Fifty years ago Marietta High's football team carved out a record which still stands alone in Tiger gridiron history.
It was Nov. 13, 1959, a Friday the 13th when the Tigers put an exclamation point on a perfect season, a 9-0 record, beating Newark 14-0 at Don Drumm Stadium for a Central Ohio League championship and earning a No. 6 state ranking.
Coached by the late Scotty Hamilton, a bold, gambling, sharp offensive strategist and master psychologist, the '59 Tigers featured a tremendous blend of speed, power, and versatility on offense and fearless, swarming, and intense defense.
The Tigers scored a school-record 314 points (35 average) and gave up only 79 (9 average). They outrushed opponents 2,550 yards to 881 yards and racked up four shutouts, all in the the COL, with Lancaster, Chillicothe, and Coshocton the victims along with Newark.
Linemen Jim Farley and Neil Gregory, linebacker Phil Offenberger, and quarterback Frank Christie were first team All-Ohio athletes and there were several more who were All-Ohio caliber.
The Tigers could crunch it out on offense, hit the big play run or pass, and even their own 20 yard line for them was good field position.
Dick Wendelken, swift and elusive, was the leading rusher, rolling up 818 yards in 95 shots, an amazing 8.6 average. Galloping-bull fullback Dick Croy overcame a knee injury to rack up 476 yards in 67 tries (7.1 average) ans powerful halfback John Huston ran for 431 yards in 58 cracks (7.4 average).
How about three backs averaging more than seven yards per carry? And Coach Hamilton and his staff of Bill Bonar, Chuck Stocker, the late Paul Casto, and Ron Corey could call on several others for potent running work, including Billy Forte, the Miner twins, Phil and Bill, Frank Spriggs, and defensive specialist John Hadley. Phil Miner set the school 100-yard dash record.
The trigger man on offense was Christie who had a howitzer for an arm and could create havoc just by his slick ball-handling. He could bulls-eye a 20-yarder or toss a 60-yarder with the flick of the wrist.
If the Tigers had been a passing team, Christie would have posted astronomical figures, far above his mere 820 yards and seven touchdowns. He averaged only eight passes per game but 30 yards per pass.
Bob Fogle, who the next year was state high hurdles champ, was top receiver with 12 catches for 473 yards, an amazing 40-yard average. Half of his receptions went for touchdowns. Butch Wigton, the other starting end, was capable, too.
Blocking, of course, was superior up-front as well as in the backfield. The front was small by today's standards but mobile and quick and included Jim Farley and Bob Beaver at tackle, Steve Robinson, Bob Warden, and Steve Miner at guard, and Fred Farley, Jim's older brother, at center.
Several on offense also played defense and Jim Farley at tackle,
Offenberger at linebacker, and Gregory at guard were the leaders on a quick and swift group which seemed to surround the ball like a bunch of killer bees.
Rounding out the regular defensive force were Hadley and Wigton at end, Warden, Larry Slack, and Jon Schafer at tackle, Steve Miner at guard, twins Bill and Phil Miner, and Spriggs at halfback, and Bart Simon at safety. Schafer was the biggest Tiger at only 220 pounds.
A crowd estimated at 5,000 watched the finale against Newark, a massive team which brought a 6-2 record to town.
The Tigers' production on offense in the game was totally ground-bound, producing 207 yards. They were only 0-for-3 passing. Newark was held to 105 rushing and 64 passing (8-13).

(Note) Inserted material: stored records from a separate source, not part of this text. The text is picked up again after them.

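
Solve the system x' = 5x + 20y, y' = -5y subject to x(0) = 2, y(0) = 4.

Coefficient matrix A = [[5, 20], [0, -5]].
Characteristic polynomial det(A - λI) = λ^2 - 25 = 0.
Eigenvalues λ = -5, 5.
For λ=-5: (A-λI) row 1 is [10, 20], so an eigenvector is (2, -1).
For λ=5: (A-λI) row 1 is [0, 20], so an eigenvector is (-1, 0).
General solution: C_1e^(-5t)(2,-1) + C_2e^(5t)(-1,0).
Applying x(0)=2, y(0)=4 gives C_1=-4, C_2=-10.

x(t) = 10e^(5t) - 8e^(-5t), y(t) = 4e^(-5t)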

Marietta scored in the first three minutes of the game on a 11-yard keeper by Christie following Bill Miner's fumble recovery while Croy tallied the other TD in the second quarter on a 15-yard smash after Offenberger's pass interception. Wendelken recovered a fumble after the first score for a two-point conversion.
Newark drove it deep several times, once to the MHS three yard line, but the Tiger defense made big play after big play.
Hard to believe, Marietta finished the game without a penalty, published statistics say.
Newark had only one violation, too many men on the field. To the Wildcats, it must have seemed the Tigers had too many on the field all the time, offensively and defensively, such was the MHS prowess.
Bill Robinson is a former Marietta Times sports editor.